As with the algorithm on the original scale, the pseudocode is
straightforward given a means to draw $\theta^{(m)}$ from the
posterior $p(\theta \mid y, N)$.^[Typically, software will have the
binomial implemented on the log scale directly, so it won't be
necessary to take the log of the standard scale version.]

```
for (m in 1:M)
  draw theta(m) from posterior p(theta | y, N)
  lp[m] = log(binomial(y_pred | N_pred, theta(m))
print 'log p(y_pred | y) = ' log_sum_exp(lp)
```


Thus we can calculate posterior predictive densities on the log scale
using log scale density calculations throughout to prevent overflow
and underflow in intermediate calculations or in the final result.
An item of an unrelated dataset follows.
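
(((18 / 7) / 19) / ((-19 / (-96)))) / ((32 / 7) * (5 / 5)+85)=576 / 75449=0.01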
## Posterior predictive densities as expectations

Working with expectations and conditional expectations is natural for
posterior inference, but initially requires some mental gymnastics to
interpret all the implicit bindings.  Using expectation notation, the
posterior predictive distribution can be defined as

$$
p(\tilde{y} \mid y)
\ = \
\displaystyle
\mathbb{E}\!\left[ p(\tilde{y} \mid \theta) \mid y \right].
$$

We are now overloading lower case variables to do double duty as their
upper-case counterparts.  Rendered with full random variable
indexing, the expectation and its definition are

$$
\begin{array}{rcl}
p_{\tilde{Y} \mid Y}(\tilde{y} \mid y)
& = &
\displaystyle
\mathbb{E}\!\left[
p_{\tilde{Y}\mid\Theta}(\tilde{y} \mid \Theta) \mid Y = y
\right]
\\[8pt]
& = &
\displaystyle
\int_T
  p_{\tilde{Y}\mid\Theta}(\tilde{y} \mid \theta)
  \times p_{\Theta \mid Y}(\theta \mid y)
\, \mathrm{d} \theta,
\end{array}
$$

where $T$ is domain of integration for $\theta$, i.e., possible values
for $\Theta$. The twist is that the function whose expectation is
being taken is now a density $p(\tilde{y} \mid \theta)$ in which
$\theta$ shows up as a conditioning variable for the data $\tilde{y}$
being predicted.

The trick to understanding expectations is in understanding which
variables are bound---all other random variables are averaged out to
define the expectation. The value of both the observed data $y$ and
the data $\tilde{y}$ for which we are computing predictions are fixed
by the function definition and are not free variables in the
expectation.  The random variable $\theta$ is not bound anywhere, and
hence it is averaged in the calculation.